At 10 a.m., Hutchison, the first female pastor of the church, and the Rev. Alan McLarty, president and conference minister of the Penn West Conference of the United Church of Christ, will lead a worship service.

The land, originally set aside for wealthy Danes, was donated by church members Jacob Brinker and Conrad Knappenberger. The name Denmark Manor stuck, but the Danes "just didn't come," she said.

Instead, "very hardworking German farmers came and established the area."

The original church was a small structure that had no heat, and worship services were conducted in German for about the first 50 years. The Rev. R.N. Hacke, the pastor of the church from 1819 to 1868, gradually moved the services to English.

In 1811, about 15 to 20 people originally worshipped at the small church. The church now has about 190 members, with 75 to 80 congregants worshipping regularly in a second meeting house built in 1888. At its peak in the 1960s, the church had about 300 members.

The steeple on the church built in 1888 was removed in the 1930s after it was struck by lightning a few times, said Sylvia Duncan, the church's unofficial historian, but "gorgeous, huge" stained-glass windows remain. The chancel furniture, including the pulpit, lectern, and chairs, also dates to 1888.

The grand piano in the church is "very, very old," Duncan said. "I wish I could give you a date."
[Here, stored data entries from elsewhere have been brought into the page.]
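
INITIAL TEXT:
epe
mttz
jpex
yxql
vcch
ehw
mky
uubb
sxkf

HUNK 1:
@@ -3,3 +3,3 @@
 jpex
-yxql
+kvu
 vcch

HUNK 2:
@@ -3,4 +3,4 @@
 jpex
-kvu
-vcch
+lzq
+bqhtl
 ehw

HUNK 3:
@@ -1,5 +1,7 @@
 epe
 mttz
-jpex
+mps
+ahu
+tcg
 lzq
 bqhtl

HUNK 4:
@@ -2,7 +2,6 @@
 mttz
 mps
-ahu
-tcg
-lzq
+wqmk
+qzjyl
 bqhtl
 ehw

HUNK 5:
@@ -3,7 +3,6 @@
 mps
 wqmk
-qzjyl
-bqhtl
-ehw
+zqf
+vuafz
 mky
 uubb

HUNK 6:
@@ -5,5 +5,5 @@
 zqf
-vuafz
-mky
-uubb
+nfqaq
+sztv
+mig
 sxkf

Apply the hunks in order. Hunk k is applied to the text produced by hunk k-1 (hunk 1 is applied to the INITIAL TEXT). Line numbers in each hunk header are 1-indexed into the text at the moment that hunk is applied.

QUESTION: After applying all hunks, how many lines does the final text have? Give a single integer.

Hunk 1: at line 3 remove [yxql] add [kvu] -> 9 lines: epe mttz jpex kvu vcch ehw mky uubb sxkf
Hunk 2: at line 3 remove [kvu,vcch] add [lzq,bqhtl] -> 9 lines: epe mttz jpex lzq bqhtl ehw mky uubb sxkf
Hunk 3: at line 1 remove [jpex] add [mps,ahu,tcg] -> 11 lines: epe mttz mps ahu tcg lzq bqhtl ehw mky uubb sxkf
Hunk 4: at line 2 remove [ahu,tcg,lzq] add [wqmk,qzjyl] -> 10 lines: epe mttz mps wqmk qzjyl bqhtl ehw mky uubb sxkf
Hunk 5: at line 3 remove [qzjyl,bqhtl,ehw] add [zqf,vuafz] -> 9 lines: epe mttz mps wqmk zqf vuafz mky uubb sxkf
Hunk 6: at line 5 remove [vuafz,mky,uubb] add [nfqaq,sztv,mig] -> 9 lines: epe mttz mps wqmk zqf nfqaq sztv mig sxkf
Final line count: 9

Answer: 9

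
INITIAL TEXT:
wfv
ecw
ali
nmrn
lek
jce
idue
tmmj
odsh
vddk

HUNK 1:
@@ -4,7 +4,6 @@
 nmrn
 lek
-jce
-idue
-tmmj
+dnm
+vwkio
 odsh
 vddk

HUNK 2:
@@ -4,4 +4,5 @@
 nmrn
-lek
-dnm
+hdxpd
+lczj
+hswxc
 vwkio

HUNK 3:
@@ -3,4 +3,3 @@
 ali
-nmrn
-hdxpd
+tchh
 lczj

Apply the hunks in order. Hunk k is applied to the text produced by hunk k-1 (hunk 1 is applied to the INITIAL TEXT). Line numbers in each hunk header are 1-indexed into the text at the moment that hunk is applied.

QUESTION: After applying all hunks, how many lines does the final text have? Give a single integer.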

And though the church has collected new members over the years, the same families continue to attend services.

"Every name that was associated with the church in 1811 still has descendants" who worship at the Export church, Duncan said.

Souvenirs commemorating the church's 200th anniversary, including small wooden replicas of the church, will be available throughout the event. The replicas "have a little bit of the church's history on the back," Hutchison said.